Fraser Rhoda

 

A brief biography of Rhoda Fraser

by Graham Stevenson

additions and corrections welcomed: info@grahamstevenson.me.uk

 

The first Women's Department in the Scottish district of the Communist Party was run by Agnes Maxwell in 1944. Rhoda Fraser (nee Jupp), an Edinburgh Party member, very soon was to take over as Secretary of the Scottish Women's Advisory Committee.

She led around a hundred women to invade the Board of Trade in February 1947, demanding price reductions and better quality goods. A campaign on crèches and nurseries began. That year, she was elected to the Executive Committee of the national Party.

Rhoda organised a peace bus which toured Scotland in June 1949, being sent off by Scotland's veteran Communist women's leader, Helen Crawfurd Anderson, who was by then very old and this was as the last public appearance she made.

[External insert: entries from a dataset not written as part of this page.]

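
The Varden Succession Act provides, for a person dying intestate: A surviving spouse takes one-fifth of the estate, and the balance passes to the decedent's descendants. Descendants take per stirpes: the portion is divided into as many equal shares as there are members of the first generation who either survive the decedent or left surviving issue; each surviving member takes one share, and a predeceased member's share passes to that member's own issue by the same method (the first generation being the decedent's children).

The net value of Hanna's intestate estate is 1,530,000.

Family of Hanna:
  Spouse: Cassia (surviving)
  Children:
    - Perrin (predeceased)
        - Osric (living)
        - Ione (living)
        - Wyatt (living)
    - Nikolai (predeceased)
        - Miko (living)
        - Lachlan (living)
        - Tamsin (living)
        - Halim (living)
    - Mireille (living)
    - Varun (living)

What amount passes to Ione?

Ione receives 102,000.

Cassia takes one-fifth of 1,530,000 = 306,000. The remaining 1,224,000 passes to the descendants.
The descendants' portion (1,224,000) is divided into 4 shares of 306,000: Mireille and Varun each take 306,000; Perrin's 306,000 share passes to Perrin's issue; Nikolai's 306,000 share passes to Nikolai's issue.
Perrin's share (306,000) is divided into 3 shares of 102,000: Osric, Ione, and Wyatt each take 102,000.
Nikolai's share (306,000) is divided into 4 shares of 76,500: Miko, Lachlan, Tamsin, and Halim each take 76,500.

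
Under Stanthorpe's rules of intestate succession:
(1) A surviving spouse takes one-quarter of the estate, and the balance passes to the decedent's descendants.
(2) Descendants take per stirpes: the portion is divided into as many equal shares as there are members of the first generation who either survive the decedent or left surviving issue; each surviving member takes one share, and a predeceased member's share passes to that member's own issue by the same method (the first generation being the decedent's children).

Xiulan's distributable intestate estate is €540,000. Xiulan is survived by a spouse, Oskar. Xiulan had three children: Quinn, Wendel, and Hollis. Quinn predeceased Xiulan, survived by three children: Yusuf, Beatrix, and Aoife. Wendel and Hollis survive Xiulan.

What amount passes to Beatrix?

Beatrix receives €45,000.

Oskar takes one-quarter of €540,000 = €135,000. The remaining €405,000 passes to the descendants.
The descendants' portion (€405,000) is divided into 3 shares of €135,000: Wendel and Hollis each take €135,000; Quinn's €135,000 share passes to Quinn's issue.
Quinn's share (€135,000) is divided into 3 shares of €45,000: Yusuf, Beatrix, and Aoife each take €45,000.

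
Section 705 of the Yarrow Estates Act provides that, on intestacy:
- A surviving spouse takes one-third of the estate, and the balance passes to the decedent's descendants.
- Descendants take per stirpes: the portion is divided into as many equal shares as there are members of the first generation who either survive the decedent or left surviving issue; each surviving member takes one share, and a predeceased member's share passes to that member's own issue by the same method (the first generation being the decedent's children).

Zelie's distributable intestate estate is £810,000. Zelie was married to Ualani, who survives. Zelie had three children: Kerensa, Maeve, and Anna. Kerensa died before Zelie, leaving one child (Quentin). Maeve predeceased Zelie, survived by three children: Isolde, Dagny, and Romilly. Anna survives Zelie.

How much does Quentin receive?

Quentin receives £180,000.

Ualani takes one-third of £810,000 = £270,000. The remaining £540,000 passes to the descendants.
The descendants' portion (£540,000) is divided into 3 shares of £180,000: Anna takes £180,000; Kerensa's £180,000 share passes to Kerensa's issue; Maeve's £180,000 share passes to Maeve's issue.
Kerensa's share (£180,000) passes entirely to Quentin.
Maeve's share (£180,000) is divided into 3 shares of £60,000: Isolde, Dagny, and Romilly each take £60,000.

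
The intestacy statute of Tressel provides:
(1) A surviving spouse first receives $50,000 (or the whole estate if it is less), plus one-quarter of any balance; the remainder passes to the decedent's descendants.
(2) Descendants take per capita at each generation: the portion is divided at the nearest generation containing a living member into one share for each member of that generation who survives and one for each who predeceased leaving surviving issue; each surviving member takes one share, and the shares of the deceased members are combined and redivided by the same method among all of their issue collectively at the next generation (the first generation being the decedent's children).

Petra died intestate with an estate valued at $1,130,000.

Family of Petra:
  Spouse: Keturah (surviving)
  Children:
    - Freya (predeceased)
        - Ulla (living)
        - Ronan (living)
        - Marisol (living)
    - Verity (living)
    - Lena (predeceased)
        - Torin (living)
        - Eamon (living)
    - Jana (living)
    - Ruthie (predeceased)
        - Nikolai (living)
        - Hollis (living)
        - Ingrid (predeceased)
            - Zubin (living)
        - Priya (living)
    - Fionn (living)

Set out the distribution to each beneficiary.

Keturah first takes $50,000, leaving a balance of $1,080,000. Keturah then takes one-quarter of the balance ($270,000), for a total of $320,000. The remaining $810,000 passes to the descendants.
The descendants' portion ($810,000) is divided at the children's generation into 6 shares of $135,000. Verity, Jana, and Fionn each take $135,000. The 3 shares of the deceased (Freya, Lena, and Ruthie) are combined into a pool of $405,000.
That pool ($405,000) is divided at the grandchildren's generation into 9 shares of $45,000. Ulla, Ronan, Marisol, Torin, Eamon, Nikolai, Hollis, and Priya each take $45,000. The remaining share for the deceased Ingrid ($45,000) is carried to the next generation.
That pool ($45,000) passes entirely to Zubin, the sole taker at the great-grandchildren's generation.

Keturah: $320,000; Ulla: $45,000; Ronan: $45,000; Marisol: $45,000; Verity: $135,000; Torin: $45,000; Eamon: $45,000; Jana: $135,000; Nikolai: $45,000; Hollis: $45,000; Zubin: $45,000; Priya: $45,000; Fionn: $135,000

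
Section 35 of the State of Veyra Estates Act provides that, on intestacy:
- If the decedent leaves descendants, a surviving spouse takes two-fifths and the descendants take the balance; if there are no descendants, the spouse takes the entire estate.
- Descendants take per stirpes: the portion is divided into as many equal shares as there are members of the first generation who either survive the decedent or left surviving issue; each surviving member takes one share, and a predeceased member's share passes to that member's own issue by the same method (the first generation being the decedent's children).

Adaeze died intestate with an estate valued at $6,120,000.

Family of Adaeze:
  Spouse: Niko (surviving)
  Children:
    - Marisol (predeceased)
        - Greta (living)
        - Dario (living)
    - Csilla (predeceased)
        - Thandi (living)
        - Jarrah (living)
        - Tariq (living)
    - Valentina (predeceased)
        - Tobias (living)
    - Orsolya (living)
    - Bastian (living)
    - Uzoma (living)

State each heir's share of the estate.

Niko: $2,448,000; Greta: $306,000; Dario: $306,000; Thandi: $204,000; Jarrah: $204,000; Tariq: $204,000; Tobias: $612,000; Orsolya: $612,000; Bastian: $612,000; Uzoma: $612,000

Niko takes two-fifths of $6,120,000 = $2,448,000. The remaining $3,672,000 passes to the descendants.
The descendants' portion ($3,672,000) is divided into 6 shares of $612,000: Orsolya, Bastian, and Uzoma each take $612,000; Marisol's $612,000 share passes to Marisol's issue; Csilla's $612,000 share passes to Csilla's issue; Valentina's $612,000 share passes to Valentina's issue.
Marisol's share ($612,000) is divided into 2 shares of $306,000: Greta and Dario each take $306,000.
Csilla's share ($612,000) is divided into 3 shares of $204,000: Thandi, Jarrah, and Tariq each take $204,000.
Valentina's share ($612,000) passes entirely to Tobias.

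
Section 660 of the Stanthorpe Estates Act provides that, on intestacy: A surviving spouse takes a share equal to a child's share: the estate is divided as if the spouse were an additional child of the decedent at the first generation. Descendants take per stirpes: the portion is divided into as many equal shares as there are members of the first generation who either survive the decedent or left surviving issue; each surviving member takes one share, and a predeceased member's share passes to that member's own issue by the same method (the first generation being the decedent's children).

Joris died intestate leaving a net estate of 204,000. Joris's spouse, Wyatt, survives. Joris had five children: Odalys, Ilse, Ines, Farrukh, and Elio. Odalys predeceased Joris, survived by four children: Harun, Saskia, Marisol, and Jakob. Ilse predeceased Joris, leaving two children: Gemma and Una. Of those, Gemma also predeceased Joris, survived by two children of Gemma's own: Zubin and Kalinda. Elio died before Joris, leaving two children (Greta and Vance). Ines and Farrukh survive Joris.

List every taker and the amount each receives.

The spouse counts as an additional share at the children's level, so there are 6 primary shares of 34,000. Wyatt takes one such share (34,000).
The children's combined portion (170,000) is divided into 5 shares of 34,000: Ines and Farrukh each take 34,000; Odalys's 34,000 share passes to Odalys's issue; Ilse's 34,000 share passes to Ilse's issue; Elio's 34,000 share passes to Elio's issue.
Odalys's share (34,000) is divided into 4 shares of 8,500: Harun, Saskia, Marisol, and Jakob each take 8,500.
Ilse's share (34,000) is divided into 2 shares of 17,000: Una takes 17,000; Gemma's 17,000 share passes to Gemma's issue.
Gemma's share (17,000) is divided into 2 shares of 8,500: Zubin and Kalinda each take 8,500.
Elio's share (34,000) is divided into 2 shares of 17,000: Greta and Vance each take 17,000.

Wyatt: 34,000; Harun: 8,500; Saskia: 8,500; Marisol: 8,500; Jakob: 8,500; Zubin: 8,500; Kalinda: 8,500; Una: 17,000; Ines: 34,000; Farrukh: 34,000; Greta: 17,000; Vance: 17,000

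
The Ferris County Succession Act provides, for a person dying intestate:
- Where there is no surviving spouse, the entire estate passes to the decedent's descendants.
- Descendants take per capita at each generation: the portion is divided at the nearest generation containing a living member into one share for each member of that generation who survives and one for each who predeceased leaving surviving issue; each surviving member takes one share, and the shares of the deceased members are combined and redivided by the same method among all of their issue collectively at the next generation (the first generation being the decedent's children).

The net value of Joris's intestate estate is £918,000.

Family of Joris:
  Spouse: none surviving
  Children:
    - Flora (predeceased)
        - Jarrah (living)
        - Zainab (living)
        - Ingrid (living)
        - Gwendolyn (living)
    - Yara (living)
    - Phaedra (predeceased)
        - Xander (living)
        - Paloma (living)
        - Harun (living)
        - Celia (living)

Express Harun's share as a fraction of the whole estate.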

A lot of the Scottish Party’s women's energy went into the Women's Assembly – a broad based national body. In 1953, the first Scottish National Assembly of Women took place. By 1956 there were committees of the Women's Assembly in Glasgow, Aberdeen and Dundee but the Scottish Party was critical of itself and its women’s groups for not done more to boost the potential of this work. In 1955, Rhoda left the role of Scottish Women's Organiser and came off of the Executive Committee. In due course, she also left the Party. Marion Henery took over in 1956.

Having moved back to Edinburgh, Rhoda Fraser was a peace campaigner during the 1960s. In 1969 she interrupted a reception for the Ambassador for South Vietnam, the pro-US segment that would not survive, to denounce his government. Suffering unhappy personal circumstances and clinical depression, she committed suicide in 1970.